Salih Müslim, 31 Ekim 2014’te Elize Sarayında Cumhurbaşkanları Hollande ve Erdoğan ile gizli toplantıda pazarlıklar yapmış bir işbirlikçidir…
*
Fransa, Türkiye’de terörü sınırlandırmak üzere hazırladığı bir program doğrultusunda,
Önce Elize Sarayında F.Hollande- Erdoğan- İşbirlikçi Müslim görüşmesini organize etmiş,
Ardından dönemin Dışişleri Bakanları Alain Juppe ve Ahmut Davutoğlu arasında imzalanan gizli mutabakat gereğince,
Paris ve Ankara, Türkiye’deki PKK’nın Kürtlerini Suriye’ye sürmek üzere yeni bir Devlet kurmak konusunda anlaşmıştır.
*
Doğrusu Fransa, geçmişte çok iyi tanıdığı bu bölgeyi, şimdi kendi geleceği için öngörmektedir.
Nitekim IŞİD ile mücadele bahanesiyle Fransa Kara Kuvvetleri Suriye’ye 150 özel asker gönderiyor.
IŞİD’e karşı operasyonlarda Kürtlerin oluşturduğu Demokratik Suriye Güçleri ve YPG’ye destek için gelen Fransız askerleri için Kobani’nin üs kurulacağı açıklanıyor.
*
Giderek tablo aydınlanıyor, Rusya’nın Suriye’de hiç ummadığı,etkisizleştiği sanki kıskaca alınmış bir durumla karşı karşıya olduğu görülüyor.
*
İsrail kıyı gaz sahalarının gelişimini destekleyecek büyük bir müşteriye ihtiyaç duymakta, Türkiye ise müşteri olmak isteğindedir.
Yakın zaman önce İsrail Başbakanı B.Netanyahu, Moskova’da V.Putin’le görüşüyor.
Rusya’nın enerji kazancı peşinde olmasını, en önemlisi Avrupa’ya gidecek bir boru hattı inşa edecek bir anlaşma arayışında bulunmasından hareketle,
Rusya’dan İsrail gazının ihracatında rol almasını öneriyor.
Hem de Şii ve Sünni eksende olası bir handikapa karşı engel oluşturmasını…
Bu suretle Rusya’yı Suriye hakkında kapsamlı bir stratejik diyaloğa mecbur bırakıyor.
*
Nitekim Rusya, hem Doğu Avrupa’da hem Suriye’de kıskaca alınmış bir görünüm arz ediyor.
Aslında Doğu Avrupa’daki ve Suriye’deki saldırganın Rusya değil, Batılı güçler olduğu açıktır ama Rusya bir türlü Batı’nın kendine koyduğu “Saldırgan Rusya ” algısının üstesinden gelemiyor.

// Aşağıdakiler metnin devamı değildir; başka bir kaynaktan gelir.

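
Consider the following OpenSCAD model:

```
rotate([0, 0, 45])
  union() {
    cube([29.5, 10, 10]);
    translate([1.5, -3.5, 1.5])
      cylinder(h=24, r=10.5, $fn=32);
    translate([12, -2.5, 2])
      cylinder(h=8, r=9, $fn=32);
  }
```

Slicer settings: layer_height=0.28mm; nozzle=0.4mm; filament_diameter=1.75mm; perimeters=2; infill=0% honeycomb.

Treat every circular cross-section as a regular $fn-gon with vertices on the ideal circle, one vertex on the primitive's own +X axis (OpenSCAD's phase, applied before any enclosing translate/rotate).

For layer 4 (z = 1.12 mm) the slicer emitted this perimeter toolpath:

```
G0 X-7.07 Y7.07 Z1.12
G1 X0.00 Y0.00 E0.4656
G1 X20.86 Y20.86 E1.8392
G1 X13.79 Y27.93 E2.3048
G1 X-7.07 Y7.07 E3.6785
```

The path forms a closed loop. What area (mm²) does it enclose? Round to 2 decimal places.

Apply the shoelace formula to the sequence of (X, Y) vertices; enclosed area = 294.96 mm².

294.96 mm²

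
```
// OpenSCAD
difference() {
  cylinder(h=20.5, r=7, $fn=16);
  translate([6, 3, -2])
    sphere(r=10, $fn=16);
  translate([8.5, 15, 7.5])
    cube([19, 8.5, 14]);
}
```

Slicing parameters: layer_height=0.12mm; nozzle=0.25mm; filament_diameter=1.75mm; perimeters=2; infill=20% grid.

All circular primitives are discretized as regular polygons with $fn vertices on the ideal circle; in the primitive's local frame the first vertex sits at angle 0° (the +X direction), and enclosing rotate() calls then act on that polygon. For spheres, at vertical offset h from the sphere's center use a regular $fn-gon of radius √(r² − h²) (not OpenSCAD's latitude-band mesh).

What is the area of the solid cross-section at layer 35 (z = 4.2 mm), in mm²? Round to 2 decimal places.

At z = 4.2 mm: the r=7 cylinder gives a regular 16-gon of circumradius 7 (constant along its height) (area = (16/2)·7.000²·sin(360°/16) = 150.01 mm²); the r=10 sphere at (6, 3) slices to a regular 16-gon of circumradius 7.846 (√(r²−h²) with h=6.2 from center) (area = (16/2)·7.846²·sin(360°/16) = 188.46 mm²); the cube at (8.5, 15) is not intersected at this z (z outside [7.5, 21.5]); Taking the first minus the rest: starting from the r=7 cylinder (150.01 mm²), the r=10 sphere at (6, 3) partially overlaps it — only the 73.63 mm² overlap (of its 188.46 mm²) is removed, clipping the outline — area = 76.38 mm². Overall, the cross-section is a single solid region. Net area = 76.38 mm².

76.38 mm²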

Ekonomisi yaptırımların kaldırılmasına ve savunma harcamalarının azaltılmasına bağlı olan Rusya zor günler yaşıyor, aleyhindeki gelişmelere karşı çıkamıyor.
Cenevre Barış Görüşmeleri mevzu dahi edilmiyor
Herşey, ya sadece küçük bir dikkatsizliğin doğrudan bir askeri çatışmayı kışkırtabileceği,
Ya da Türkiye’ye paralı askerlere güvenilmeyeceğini öğretircesine İŞİD’le arasındaki bir çatışmanın muhtemel komplikasyonları noktasında bulunuyor.